Parmi ces mesures, il y en a une qui fait beaucoup débat : c'est celle qui consiste à supprimer les panneaux qui avertissaient de la présence d'un radar. Je veux dire que c'est une mesure qui est importante. Lorsqu'on a commencé à mettre des radars sur nos routes, lorsqu'on a commencé à mettre en place une vraie politique pour faire ralentir nos concitoyens, politique qui a fonctionnée, ces panneaux avaient une valeur éducative, une valeur pédagogique.
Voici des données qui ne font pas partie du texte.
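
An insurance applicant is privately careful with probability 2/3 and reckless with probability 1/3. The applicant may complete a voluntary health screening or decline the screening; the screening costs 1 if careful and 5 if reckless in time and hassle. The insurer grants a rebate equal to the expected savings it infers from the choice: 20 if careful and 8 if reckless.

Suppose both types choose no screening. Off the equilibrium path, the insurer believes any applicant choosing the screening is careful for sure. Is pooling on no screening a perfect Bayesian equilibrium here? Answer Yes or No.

On path, the insurer holds the prior and pays 2/3·20 + 1/3·8 = 16. Off path (the screening), believing careful, it pays 20.
careful: no screening nets 16; the screening nets 20 − 1 = 19. careful would deviate.
reckless: no screening nets 16; the screening nets 20 − 5 = 15. reckless stays.
A type deviates, so pooling fails.

No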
Aujourd'hui nous savons bien qu'il n'en est plus rien, et il ne faut pas être hypocrite, nous savons comment fonctionnent ces panneaux : on freine avant le panneau et on ré-accélère juste après le radar. Personne ne me dira que les choses ne se produisent pas de cette façon. Et donc nous avons décidé que ces panneaux seraient supprimés. Naturellement, nous travaillons à mettre en œuvre des instruments d’information, de pédagogie, sur le bord des routes. Nous travaillons aussi à l’amélioration de la sécurité du réseau routier lui-même, mais il n’y a pas de débat possible sur la nécessité de respecter les limitations de vitesse.

 

Je veux dire d’ailleurs que nos concitoyens dans leur immense majorité le font. Et le résultat ou les bons résultats de la sécurité routière, toutes ces dernières années, sont dus à la prise de conscience des Français, sont dus aux efforts que les Français ont faits. Je sais combien c’est difficile lorsque l’on roule beaucoup, de respecter les règlementations, je sais les désagréments que cela cause, et d’ailleurs, à chaque fois qu’il y a eu de nouvelles règlementations, et notamment lorsque les radars ont été mis en place ou lorsqu’ils ont été multipliés, tout le monde a été heurté par ces mesures, beaucoup d’entre nous ont, comment dirais-je, rouspété, et puis, finalement, les résultats sont là, et il faut le reconnaître.

 

Le rôle du Gouvernement c’est de mobiliser tous les citoyens autour d’une cause qui est une cause sacrée, parce que c’est une cause qui concerne la vie, qui concerne les familles, qui concerne tous nos enfants, qui concerne nos amis. Il n’y a pas d’un côté, le Gouvernement et de l’autre côté les usagers de la route. On est ensemble pour sauver des vies et on est ensemble pour user de cette liberté qui est de pouvoir conduire en confiance. Nous sommes tous concernés, nous sommes tous des acteurs de notre sécurité, et c’est donc un pacte pour la sécurité routière que nous devons ensemble renouveler. Merci beaucoup.